British hotelier Alex Polizzi is back to weed out some of Britain’s most awful hotels and knock them back into shape. On The Hotel Inspector (returning to Channel 5 this February) she does with guest houses what Gordon Ramsay does with restaurants, “except with slightly less swearing”.
In the new series, she encounters a hotel at the top of the revolting charts. “This is only the second time that I’ve refused to stay somewhere,” explains Polizzi, now in her eighth series of the show.
“I felt very unsafe,” she says, of The Green Man in Wembley. “And I have rarely seen more depressing rooms in my life. The wallpaper was literally peeling off. There were hand marks all over the walls. Plus cracks everywhere, and torn netting at the windows. It’s as bad as I’ve ever seen.”
Polizzi usually has to stay in a hotel to experience everything a guest would. “Usually, come hell or high water, I stay,” she says. “The last resort is for me to refuse to stay.”
The Green Man owner argues that people get what they pay for. “I think that’s such a crap attitude,” says Polizzi, “and I told [the owner] so. I mean, why would you offer a s**t experience for 30 quid? Okay fine, they don’t expect The Ritz or even a Travelodge, but they can expect somewhere that is clean and decent. It was like a dog’s bed. It was really foul.”

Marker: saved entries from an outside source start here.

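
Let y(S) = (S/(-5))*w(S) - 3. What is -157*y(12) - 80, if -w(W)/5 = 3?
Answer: -5261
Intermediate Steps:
w(W) = -15 (w(W) = -5*3 = -15)
y(S) = -3 + 3*S (y(S) = (S/(-5))*(-15) - 3 = (S*(-⅕))*(-15) - 3 = -S/5*(-15) - 3 = 3*S - 3 = -3 + 3*S)
-157*y(12) - 80 = -157*(-3 + 3*12) - 80 = -157*(-3 + 36) - 80 = -157*33 - 80 = -5181 - 80 = -5261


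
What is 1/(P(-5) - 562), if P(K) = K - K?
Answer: -1/562 ≈ -0.0017794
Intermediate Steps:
P(K) = 0
1/(P(-5) - 562) = 1/(0 - 562) = 1/(-562) = -1/562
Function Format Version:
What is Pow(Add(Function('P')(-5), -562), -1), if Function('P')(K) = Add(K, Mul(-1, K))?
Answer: Rational(-1, 562) ≈ -0.0017794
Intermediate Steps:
Function('P')(K) = 0
Pow(Add(Function('P')(-5), -562), -1) = Pow(Add(0, -562), -1) = Pow(-562, -1) = Rational(-1, 562)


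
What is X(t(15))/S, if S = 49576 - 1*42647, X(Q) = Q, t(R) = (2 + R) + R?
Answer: 32/6929 ≈ 0.0046183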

Besides cleanliness, Polizzi explains there are some other serious mistakes that can be disastrous for a hotel, including renting out rooms by the hour. “A lot of the run-down places took in some very dodgy customers,” she reveals. “When you aren’t getting the income in, it leads to desperation. And once you start to do that, your residence starts to get unsafe.”

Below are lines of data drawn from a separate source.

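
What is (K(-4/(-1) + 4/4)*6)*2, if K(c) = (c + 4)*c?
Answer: 540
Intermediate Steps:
K(c) = c*(4 + c) (K(c) = (4 + c)*c = c*(4 + c))
(K(-4/(-1) + 4/4)*6)*2 = (((-4/(-1) + 4/4)*(4 + (-4/(-1) + 4/4)))*6)*2 = (((-4*(-1) + 4*(1/4))*(4 + (-4*(-1) + 4*(1/4))))*6)*2 = (((4 + 1)*(4 + (4 + 1)))*6)*2 = ((5*(4 + 5))*6)*2 = ((5*9)*6)*2 = (45*6)*2 = 270*2 = 540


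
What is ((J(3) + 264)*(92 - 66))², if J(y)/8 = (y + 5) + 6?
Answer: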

Unsavoury clientele and bizarre décor are key errors, says Polizzi. “Another mistake I see is imagining your taste is better than everyone else’s.” At the Paramount in Nottingham, she found loud Zebra print on the walls. “Even that can be nice if it’s done really well.” says Polizzi, who assures us she’s not trying to turn every hotel into a chain.
“You simply want to appeal to the most guests possible every time,” she says. “I did a theme hotel in Liverpool called the Epstein. The owner was all about The Beatles. I had no idea that The Beatles were still such a draw. There’s a whole business community that only survives doing Beatles stuff. There can be a lot of nutcases in any kind of committed tribute circuit, admittedly. But I did a theme hotel, I’ve never done anything like that, and it was quite fun.”

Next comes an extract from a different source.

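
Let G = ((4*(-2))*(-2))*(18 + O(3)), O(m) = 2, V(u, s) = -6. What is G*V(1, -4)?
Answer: -1920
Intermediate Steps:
G = 320 (G = ((4*(-2))*(-2))*(18 + 2) = -8*(-2)*20 = 16*20 = 320)
G*V(1, -4) = 320*(-6) = -1920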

As with all industries in a digital world, hotels need to keep ahead of the game, urges Polizzi. “Fifty years ago, no one had to manage a website or gather bookings from the Internet. Now, it’s kind of like a race to the top. And realistically, the places I see that are in the most trouble are the places that are s**t. They really haven’t picked up their game. They haven’t opened their eyes to how much competition there is. They have such little curiosity.”
Sloppy or “weird” hotels are not just a problem common to our quaint British shores either, explains Polizzi. In her 20s she travelled around Sicily and stayed in B&Bs. “There was just that same weirdness,” she says. “People’s homes are their personal space. The minute that you open that house to outside scrutiny, it becomes a bit harder to choose how to decorate it.”
“I’m not Mary Poppins,” says Polizzi, but “I really hope I’ve made a huge difference to a few hotels this time around.”